A duquesa era um verdadeiro tipo de beleza: tinha o cabelo de um louro castanho com cachos anelados sobre a fronte, olhos castanhos magníficos e airosa estatura. Os lábios eram finos, a pele cetinosa e os dentes pareciam pérolas. Tinha um rosto oval, claro, nariz romano, orelhas róseas e pés e mãos delicados e pequenos. Era elegante e flexível.

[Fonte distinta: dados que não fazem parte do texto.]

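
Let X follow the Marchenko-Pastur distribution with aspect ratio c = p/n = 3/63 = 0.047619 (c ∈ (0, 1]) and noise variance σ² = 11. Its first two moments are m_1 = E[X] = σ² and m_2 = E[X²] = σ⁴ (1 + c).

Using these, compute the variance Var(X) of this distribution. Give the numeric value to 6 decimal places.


m_1 = E[X] = σ² = 11, so m_1² = 121.
m_2 = E[X²] = σ⁴ (1 + c) = 121 · (1 + 0.047619) = 121 · 1.047619 = 126.761905.
(Note m_2 − m_1² simplifies to c · σ⁴ = 0.047619 · 121.)

Var(X) = m_2 − m_1² = 126.761905 − 121 = 5.761905.


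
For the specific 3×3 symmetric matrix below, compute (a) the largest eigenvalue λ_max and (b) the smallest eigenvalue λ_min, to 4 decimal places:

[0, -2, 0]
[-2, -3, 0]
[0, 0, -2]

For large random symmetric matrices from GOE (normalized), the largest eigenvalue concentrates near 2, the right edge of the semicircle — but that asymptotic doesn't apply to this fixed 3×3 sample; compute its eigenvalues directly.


Since M is real symmetric, all three eigenvalues are real; they are the roots of det(λI − M) = λ³ − (tr M) λ² + s λ − det M, where s is the sum of the principal 2×2 minors.
tr M = 0 + (-3) + (-2) = -5.
s = (0·(-3) − (-2)²) + (0·(-2) − 0²) + ((-3)·(-2) − 0²) = -4 + 0 + 6 = 2.
det M (expand along row 1) = 0·6 − (-2)·4 + 0·0 = 8.
Characteristic polynomial: λ³ + 5λ² + 2λ − 8 = 0.
Substitute λ = y + (tr M)/3 = y − 1.666667 to remove the quadratic term: y³ + p·y + q = 0 with p = s − (tr M)²/3 = -6.333333 and q = −2(tr M)³/27 + (tr M)·s/3 − det M = -2.074074.
Three real roots ⇒ use the trigonometric (Viète) form: r = 2√(−p/3) = 2.905933, φ = arccos(3q/(p·r)) = arccos(0.338086) = 1.225914 rad.
y_k = r·cos(φ/3 − 2πk/3) for k = 0, 1, 2 gives y = 2.666667, -0.333333, -2.333333.
λ_k = y_k − 1.666667 gives λ = 1.0000, -2.0000, -4.0000 (check: the sum is -5.0000 = tr M).

Hence λ_max = 1.0000 and λ_min = -4.0000.


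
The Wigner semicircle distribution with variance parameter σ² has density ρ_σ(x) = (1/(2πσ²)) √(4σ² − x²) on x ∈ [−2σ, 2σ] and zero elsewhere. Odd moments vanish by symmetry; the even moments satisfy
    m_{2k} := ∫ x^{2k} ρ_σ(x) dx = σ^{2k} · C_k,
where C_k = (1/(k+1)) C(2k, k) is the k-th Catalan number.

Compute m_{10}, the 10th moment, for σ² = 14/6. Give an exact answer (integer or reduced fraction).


By the scaled semicircle moment identity, m_{2k} = σ^{2k} · C_k with k = 5.
C_5 = (1/(k+1)) · C(2k, k) = (1/6) · C(10, 5) = (1/6) · 252 = 42.
σ^{2k} = (σ²)^k = (14/6)^5 = 16807/243.

Therefore m_{10} = σ^{10} · C_5 = (16807/243) · 42 = 235298/81.


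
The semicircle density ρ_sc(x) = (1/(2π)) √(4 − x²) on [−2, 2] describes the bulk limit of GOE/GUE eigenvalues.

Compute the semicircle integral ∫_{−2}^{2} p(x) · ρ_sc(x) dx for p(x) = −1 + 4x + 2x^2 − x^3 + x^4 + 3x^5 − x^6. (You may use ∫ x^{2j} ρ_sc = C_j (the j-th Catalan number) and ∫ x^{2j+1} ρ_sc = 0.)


Write p(x) = Σ a_i x^i, split into monomials and integrate each against ρ_sc separately.
Using ∫ x^{2j} ρ_sc = C_j = (1/(j+1)) C(2j, j) (Catalan numbers) and ∫ x^{2j+1} ρ_sc = 0 (odd monomials vanish by symmetry):
  i = 0 (even): a_0 · C_{0} = -1 · 1 = -1
  i = 1 (odd): ∫ x^1 ρ_sc = 0 (vanishes)
  i = 2 (even): a_2 · C_{1} = 2 · 1 = 2
  i = 3 (odd): ∫ x^3 ρ_sc = 0 (vanishes)
  i = 4 (even): a_4 · C_{2} = 1 · 2 = 2
  i = 5 (odd): ∫ x^5 ρ_sc = 0 (vanishes)
  i = 6 (even): a_6 · C_{3} = -1 · 5 = -5

Summing the contributions: ∫_{−2}^{2} p(x) ρ_sc(x) dx = (-1) + 2 + 2 + (-5) = -2.


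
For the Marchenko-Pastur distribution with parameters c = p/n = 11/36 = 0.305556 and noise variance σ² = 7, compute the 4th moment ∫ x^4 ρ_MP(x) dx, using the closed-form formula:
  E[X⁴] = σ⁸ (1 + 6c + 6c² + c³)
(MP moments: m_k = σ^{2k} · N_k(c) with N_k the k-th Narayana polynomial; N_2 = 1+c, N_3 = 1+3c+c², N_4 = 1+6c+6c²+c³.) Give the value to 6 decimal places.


E[X⁴] = σ⁸ (1 + 6c + 6c² + c³) (fourth MP moment). With σ² = 7 (so σ⁸ = 2401) and c = 11/36 = 0.305556: E[X⁴] = 2401 · (1 + 6·0.305556 + 6·(0.305556)² + (0.305556)³) = 2401 · 3.422046.

So E[X^4] = 8216.333569.


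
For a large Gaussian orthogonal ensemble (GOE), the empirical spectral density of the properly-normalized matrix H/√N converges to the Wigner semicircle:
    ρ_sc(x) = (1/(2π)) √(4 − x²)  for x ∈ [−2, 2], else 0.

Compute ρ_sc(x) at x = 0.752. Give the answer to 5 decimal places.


ρ_sc(x) = (1/(2π)) √(4 − x²). With x = 0.752:
  4 − x² = 4 − (0.752)² = 4 − 0.565504 = 3.434496.
  √(4 − x²) = 1.853239.
  1/(2π) = 0.159155.
  ρ_sc(0.752) = 0.159155 · 1.853239 = 0.294952.

Rounded to 5 decimal places: ρ_sc(0.752) ≈ 0.29495.


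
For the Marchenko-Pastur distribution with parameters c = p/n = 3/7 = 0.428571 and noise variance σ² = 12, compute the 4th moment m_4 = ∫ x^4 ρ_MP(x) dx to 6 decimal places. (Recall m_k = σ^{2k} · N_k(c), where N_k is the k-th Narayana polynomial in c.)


E[X⁴] = σ⁸ (1 + 6c + 6c² + c³) (fourth MP moment). With σ² = 12 (so σ⁸ = 20736) and c = 3/7 = 0.428571: E[X⁴] = 20736 · (1 + 6·0.428571 + 6·(0.428571)² + (0.428571)³) = 20736 · 4.752187.

So E[X^4] = 98541.341108.


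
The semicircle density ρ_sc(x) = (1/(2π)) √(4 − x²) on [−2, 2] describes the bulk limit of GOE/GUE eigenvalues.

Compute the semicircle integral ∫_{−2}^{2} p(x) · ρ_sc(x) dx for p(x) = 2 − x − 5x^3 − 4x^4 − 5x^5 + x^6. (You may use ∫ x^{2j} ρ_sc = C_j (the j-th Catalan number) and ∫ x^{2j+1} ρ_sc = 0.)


Write p(x) = Σ a_i x^i, split into monomials and integrate each against ρ_sc separately.
Using ∫ x^{2j} ρ_sc = C_j = (1/(j+1)) C(2j, j) (Catalan numbers) and ∫ x^{2j+1} ρ_sc = 0 (odd monomials vanish by symmetry):
  i = 0 (even): a_0 · C_{0} = 2 · 1 = 2
  i = 1 (odd): ∫ x^1 ρ_sc = 0 (vanishes)
  i = 3 (odd): ∫ x^3 ρ_sc = 0 (vanishes)
  i = 4 (even): a_4 · C_{2} = -4 · 2 = -8
  i = 5 (odd): ∫ x^5 ρ_sc = 0 (vanishes)
  i = 6 (even): a_6 · C_{3} = 1 · 5 = 5

Summing the contributions: ∫_{−2}^{2} p(x) ρ_sc(x) dx = 2 + (-8) + 5 = -1.


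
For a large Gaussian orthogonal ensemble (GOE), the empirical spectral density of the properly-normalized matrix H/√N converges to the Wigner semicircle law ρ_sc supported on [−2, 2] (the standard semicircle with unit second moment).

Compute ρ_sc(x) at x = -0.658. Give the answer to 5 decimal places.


ρ_sc(x) = (1/(2π)) √(4 − x²). With x = -0.658:
  4 − x² = 4 − (-0.658)² = 4 − 0.432964 = 3.567036.
  √(4 − x²) = 1.888660.
  1/(2π) = 0.159155.
  ρ_sc(-0.658) = 0.159155 · 1.888660 = 0.300590.

Rounded to 5 decimal places: ρ_sc(-0.658) ≈ 0.30059.


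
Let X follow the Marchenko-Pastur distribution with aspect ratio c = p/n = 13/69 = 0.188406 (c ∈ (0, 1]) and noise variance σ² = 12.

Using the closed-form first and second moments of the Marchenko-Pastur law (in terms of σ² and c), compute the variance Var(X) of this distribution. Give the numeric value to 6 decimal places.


Recall the MP moments m_1 = E[X] = σ² and m_2 = E[X²] = σ⁴ (1 + c).
m_1 = E[X] = σ² = 12, so m_1² = 144.
m_2 = E[X²] = σ⁴ (1 + c) = 144 · (1 + 0.188406) = 144 · 1.188406 = 171.130435.
(Note m_2 − m_1² simplifies to c · σ⁴ = 0.188406 · 144.)

Var(X) = m_2 − m_1² = 171.130435 − 144 = 27.130435.


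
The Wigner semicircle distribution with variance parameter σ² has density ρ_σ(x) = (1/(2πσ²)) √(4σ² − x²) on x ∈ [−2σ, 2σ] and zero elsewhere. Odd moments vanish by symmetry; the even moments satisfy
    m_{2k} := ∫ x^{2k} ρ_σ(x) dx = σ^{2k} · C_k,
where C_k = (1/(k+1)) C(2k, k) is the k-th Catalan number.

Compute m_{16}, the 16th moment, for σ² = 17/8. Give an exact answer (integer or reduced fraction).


By the scaled semicircle moment identity, m_{2k} = σ^{2k} · C_k with k = 8.
C_8 = (1/(k+1)) · C(2k, k) = (1/9) · C(16, 8) = (1/9) · 12870 = 1430.
σ^{2k} = (σ²)^k = (17/8)^8 = 6975757441/16777216.

Therefore m_{16} = σ^{16} · C_8 = (6975757441/16777216) · 1430 = 4987666570315/8388608.


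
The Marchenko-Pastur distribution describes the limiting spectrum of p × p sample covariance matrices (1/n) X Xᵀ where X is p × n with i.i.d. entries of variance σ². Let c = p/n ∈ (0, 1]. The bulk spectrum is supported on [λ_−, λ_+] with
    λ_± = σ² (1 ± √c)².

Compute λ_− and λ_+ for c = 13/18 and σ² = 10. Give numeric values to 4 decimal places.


c = 13/18 = 0.722222; √c = 0.849837.
λ_− = σ² (1 − √c)² = 10 · (1 − 0.849837)² = 10 · (0.150163)² = 0.225491.
λ_+ = σ² (1 + √c)² = 10 · (1 + 0.849837)² = 10 · (1.849837)² = 34.218954.

Rounded to 4 decimal places: λ_− ≈ 0.2255, λ_+ ≈ 34.2190.


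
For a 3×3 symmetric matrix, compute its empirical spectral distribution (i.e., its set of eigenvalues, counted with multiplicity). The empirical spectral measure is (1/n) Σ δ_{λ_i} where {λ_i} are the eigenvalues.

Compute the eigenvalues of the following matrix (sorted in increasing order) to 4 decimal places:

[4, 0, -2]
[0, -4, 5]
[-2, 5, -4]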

Era muito rica e generosa.
O príncipe valendo-se do seu condão de ser invisível, gracejou com as damas, ora escondendo-lhes o “sapato” com que brincavam, ora fazendo o bandolim ressoar com bonitas músicas.
Quando a festa estava no fim, todas as damas vieram beijar a mão da duquesa. Depois que o haviam feito, o príncipe, sem ser visto, beijou também a mão da duquesa, tendo o cuidado de pôr a haste da rosa mágica a um canto da boca.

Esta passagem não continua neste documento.